The government reported yesterday that wholesale prices jumped by 1 percent in February, led by a 7.4 percent surge in energy costs. Output at the nation's manufacturing plants fell for the second month in three, although overall output at factories, mines and utilities managed a meager 0.1 percent gain.
Consumer sentiment, buffeted by rising gasoline prices, job layoffs and fears of retaliatory terror attacks should the United States invade Iraq, dipped in March to 75.0 from a February reading of 79.9, according to a preliminary report from the University of Michigan.
The latest onslaught of bad economic news, following news last week that 308,000 jobs were lost in February, heightened worries that the country could be tipped into another recession by rising anxiety over what might happen if the United States goes to war coupled with weak consumer spending.
"When consumer confidence numbers stay this low for a period of time, you have to face the reality that the mood has changed," said Robert Gay, chief research economist at Commerzbank in New York. He and other economists said the chances of the country sliding back into recession were increasing as long as uncertainty about what might happen in a war left businesses unwilling to commit to new hiring or expansion plans.
The Federal Reserve said the 0.1 percent drop in output at manufacturing plants reflected big cutbacks at auto factories in the face of two months of declining sales.
Overall, industrial output managed a tiny 0.1 percent gain as the manufacturing weakness was offset by gains of 1 percent in mining, which includes oil production, and 1.3 percent at utility companies, where demand surged because of the cold weather.
"This says loud and clear that the manufacturing recovery remains stalled," said Jerry Jasinowski, president of the National Association of Manufacturing, who urged Congress to pass quickly President Bush's new round of $726 billion in tax cuts.

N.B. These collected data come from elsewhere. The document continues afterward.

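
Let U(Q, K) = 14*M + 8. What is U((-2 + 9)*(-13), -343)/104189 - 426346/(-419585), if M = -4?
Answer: 44400423314/43716141565 ≈ 1.0157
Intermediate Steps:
U(Q, K) = -48 (U(Q, K) = 14*(-4) + 8 = -56 + 8 = -48)
U((-2 + 9)*(-13), -343)/104189 - 426346/(-419585) = -48/104189 - 426346/(-419585) = -48*1/104189 - 426346*(-1/419585) = -48/104189 + 426346/419585 = 44400423314/43716141565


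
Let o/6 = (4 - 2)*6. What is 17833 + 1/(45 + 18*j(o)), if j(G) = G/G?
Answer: 1123480/63 ≈ 17833.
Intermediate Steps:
o = 72 (o = 6*((4 - 2)*6) = 6*(2*6) = 6*12 = 72)
j(G) = 1
17833 + 1/(45 + 18*j(o)) = 17833 + 1/(45 + 18*1) = 17833 + 1/(45 + 18) = 17833 + 1/63 = 1123480/63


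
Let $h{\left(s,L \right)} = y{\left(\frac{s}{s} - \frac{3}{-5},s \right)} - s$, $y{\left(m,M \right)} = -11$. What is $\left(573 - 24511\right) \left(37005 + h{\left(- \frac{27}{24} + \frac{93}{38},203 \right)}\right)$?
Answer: $- \frac{67300334503}{76} \approx -8.8553 \cdot 10^{8}$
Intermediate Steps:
$h{\left(s,L \right)} = -11 - s$
$\left(573 - 24511\right) \left(37005 + h{\left(- \frac{27}{24} + \frac{93}{38},203 \right)}\right) = \left(573 - 24511\right) \left(37005 - \left(11 - \frac{9}{8} + \frac{93}{38}\right)\right) = - 23938 \left(37005 - \left(11 - \frac{9}{8} + \frac{93}{38}\right)\right) = - 23938 \left(37005 - \frac{1873}{152}\right) = \left(-23938\right) \frac{5622887}{152} = - \frac{67300334503}{76}$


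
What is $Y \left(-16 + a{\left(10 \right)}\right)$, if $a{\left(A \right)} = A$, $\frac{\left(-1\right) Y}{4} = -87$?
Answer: $-2088$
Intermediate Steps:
$Y = 348$ ($Y = \left(-4\right) \left(-87\right) = 348$)
$Y \left(-16 + a{\left(10 \right)}\right) = 348 \left(-16 + 10\right) = 348 \left(-6\right) = -2088$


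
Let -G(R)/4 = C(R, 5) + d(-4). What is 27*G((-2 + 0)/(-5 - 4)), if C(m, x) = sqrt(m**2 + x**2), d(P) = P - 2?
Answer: 648 - 12*sqrt(2029) ≈ 107.47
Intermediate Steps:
d(P) = -2 + P
G(R) = 24 - 4*sqrt(25 + R**2) (G(R) = -4*(sqrt(R**2 + 5**2) + (-2 - 4)) = -4*(sqrt(R**2 + 25) - 6) = -4*(sqrt(25 + R**2) - 6) = -4*(-6 + sqrt(25 + R**2)) = 24 - 4*sqrt(25 + R**2))
27*G((-2 + 0)/(-5 - 4)) = 27*(24 - 4*sqrt(25 + ((-2 + 0)/(-5 - 4))**2)) = 27*(24 - 4*sqrt(25 + (-2/(-9))**2)) = 27*(24 - 4*sqrt(25 + (-2*(-1/9))**2)) = 27*(24 - 4*sqrt(25 + (2/9)**2)) = 27*(24 - 4*sqrt(25 + 4/81)) = 27*(24 - 4*sqrt(2029)/9) = 648 - 12*sqrt(2029)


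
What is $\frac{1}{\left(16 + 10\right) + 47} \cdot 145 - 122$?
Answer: $- \frac{8761}{73} \approx -120.01$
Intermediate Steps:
$\frac{1}{\left(16 + 10\right) + 47} \cdot 145 - 122 = \frac{1}{26 + 47} \cdot 145 - 122 = \frac{1}{73} \cdot 145 - 122 = \frac{145}{73} - 122 = - \frac{8761}{73}$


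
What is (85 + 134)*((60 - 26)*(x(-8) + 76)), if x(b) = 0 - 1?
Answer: 558450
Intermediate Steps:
x(b) = -1
(85 + 134)*((60 - 26)*(x(-8) + 76)) = (85 + 134)*((60 - 26)*(-1 + 76)) = 219*(34*75) = 219*2550 = 558450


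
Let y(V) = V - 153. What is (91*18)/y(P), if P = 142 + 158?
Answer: 78/7 ≈ 11.143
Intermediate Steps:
P = 300
y(V) = -153 + V
(91*18)/y(P) = (91*18)/(-153 + 300) = 1638/147 = 1638*(1/147) = 78/7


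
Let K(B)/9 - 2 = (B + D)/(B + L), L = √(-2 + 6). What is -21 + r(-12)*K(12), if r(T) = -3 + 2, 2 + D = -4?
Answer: -300/7 ≈ -42.857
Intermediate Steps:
D = -6 (D = -2 - 4 = -6)
L = 2 (L = √4 = 2)
K(B) = 18 + 9*(-6 + B)/(2 + B) (K(B) = 18 + 9*((B - 6)/(B + 2)) = 18 + 9*((-6 + B)/(2 + B)) = 18 + 9*(-6 + B)/(2 + B))
r(T) = -1
-21 + r(-12)*K(12) = -21 - 9*(-2 + 3*12)/(2 + 12) = -21 - 9*(-2 + 36)/14 = -21 - 9*34/14 = -21 - 1*153/7 = -21 - 153/7 = -300/7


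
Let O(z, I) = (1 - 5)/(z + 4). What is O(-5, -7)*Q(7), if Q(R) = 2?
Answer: 8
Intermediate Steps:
O(z, I) = -4/(4 + z)
O(-5, -7)*Q(7) = -4/(4 - 5)*2 = -4/(-1)*2 = -4*(-1)*2 = 4*2 = 8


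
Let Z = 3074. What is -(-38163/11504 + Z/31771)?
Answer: 1177113377/365493584 ≈ 3.2206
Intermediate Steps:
-(-38163/11504 + Z/31771) = -(-38163/11504 + 3074/31771) = -1*(-1177113377/365493584) = 1177113377/365493584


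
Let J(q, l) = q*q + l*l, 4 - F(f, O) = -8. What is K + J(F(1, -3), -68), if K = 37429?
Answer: 42197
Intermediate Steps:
F(f, O) = 12 (F(f, O) = 4 - 1*(-8) = 4 + 8 = 12)
J(q, l) = l² + q² (J(q, l) = q² + l² = l² + q²)
K + J(F(1, -3), -68) = 37429 + ((-68)² + 12²) = 37429 + (4624 + 144) = 37429 + 4768 = 42197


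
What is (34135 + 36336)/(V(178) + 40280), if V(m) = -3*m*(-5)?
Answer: 70471/42950 ≈ 1.6408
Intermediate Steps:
V(m) = 15*m
(34135 + 36336)/(V(178) + 40280) = (34135 + 36336)/(15*178 + 40280) = 70471/(2670 + 40280) = 70471/42950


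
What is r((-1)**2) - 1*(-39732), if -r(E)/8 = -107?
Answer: 40588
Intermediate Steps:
r(E) = 856 (r(E) = -8*(-107) = 856)
r((-1)**2) - 1*(-39732) = 856 - 1*(-39732) = 856 + 39732 = 40588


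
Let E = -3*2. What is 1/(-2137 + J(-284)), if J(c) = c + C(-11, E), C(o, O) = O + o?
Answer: -1/2438 ≈ -0.00041017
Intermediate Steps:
E = -6
J(c) = -17 + c (J(c) = c + (-6 - 11) = c - 17 = -17 + c)
1/(-2137 + J(-284)) = 1/(-2137 + (-17 - 284)) = 1/(-2137 - 301) = 1/(-2438) = -1/2438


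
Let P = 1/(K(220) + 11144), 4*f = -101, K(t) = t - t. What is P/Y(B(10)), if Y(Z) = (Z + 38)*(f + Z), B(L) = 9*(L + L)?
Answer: 1/375948412 ≈ 2.6599e-9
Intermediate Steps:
K(t) = 0
f = -101/4 (f = (¼)*(-101) = -101/4 ≈ -25.250)
B(L) = 18*L (B(L) = 9*(2*L) = 18*L)
P = 1/11144 (P = 1/(0 + 11144) = 1/11144 ≈ 8.9734e-5)
Y(Z) = (38 + Z)*(-101/4 + Z) (Y(Z) = (Z + 38)*(-101/4 + Z) = (38 + Z)*(-101/4 + Z))
P/Y(B(10)) = 1/(11144*(-1919/2 + (18*10)² + 51*(18*10)/4)) = 1/(11144*(-1919/2 + 180² + (51/4)*180)) = 1/(11144*(-1919/2 + 32400 + 2295)) = 1/(11144*(67471/2)) = (1/11144)*(2/67471) = 1/375948412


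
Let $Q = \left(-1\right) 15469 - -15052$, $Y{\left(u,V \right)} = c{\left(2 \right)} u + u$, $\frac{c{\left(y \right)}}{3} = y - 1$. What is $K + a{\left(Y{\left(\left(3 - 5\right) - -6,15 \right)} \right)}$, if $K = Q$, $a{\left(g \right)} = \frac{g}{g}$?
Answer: $-416$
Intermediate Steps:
$c{\left(y \right)} = -3 + 3 y$ ($c{\left(y \right)} = 3 \left(y - 1\right) = 3 \left(-1 + y\right) = -3 + 3 y$)
$Y{\left(u,V \right)} = 4 u$ ($Y{\left(u,V \right)} = \left(-3 + 3 \cdot 2\right) u + u = \left(-3 + 6\right) u + u = 3 u + u = 4 u$)
$a{\left(g \right)} = 1$
$Q = -417$ ($Q = -15469 + 15052 = -417$)
$K = -417$
$K + a{\left(Y{\left(\left(3 - 5\right) - -6,15 \right)} \right)} = -417 + 1 = -416$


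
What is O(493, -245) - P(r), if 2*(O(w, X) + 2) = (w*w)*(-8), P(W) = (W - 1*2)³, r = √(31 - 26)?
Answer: -972198 + (2 - √5)³ ≈ -9.7220e+5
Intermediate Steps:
r = √5 ≈ 2.2361
P(W) = (-2 + W)³ (P(W) = (W - 2)³ = (-2 + W)³)
O(w, X) = -2 - 4*w² (O(w, X) = -2 + ((w*w)*(-8))/2 = -2 + (w²*(-8))/2 = -2 + (-8*w²)/2 = -2 - 4*w²)
O(493, -245) - P(r) = (-2 - 4*493²) - (-2 + √5)³ = (-2 - 4*243049) - (-2 + √5)³ = (-2 - 972196) - (-2 + √5)³ = -972198 - (-2 + √5)³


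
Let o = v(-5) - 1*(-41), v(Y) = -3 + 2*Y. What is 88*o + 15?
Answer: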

Jasinowski said since December 2001 manufacturing production has edged up by just 1.6 percent, far below the 10.8 percent output gain manufacturing averaged during the first 14 months of the previous six recoveries.
Treasury Secretary John Snow, campaigning in Ohio for President Bush's tax cuts, tried to play down Thursday's setback when four centrist senators, including two Republicans, said they would not vote for a new round of tax cuts unless its price tag was cut by more than half to $350 billion.
"Both sides of the aisle recognize something needs to be done," Snow said. "The question is the content and size of the plan."
Many economists believe the worsening economy will prompt the Federal Reserve to cut rates again, as early as Tuesday.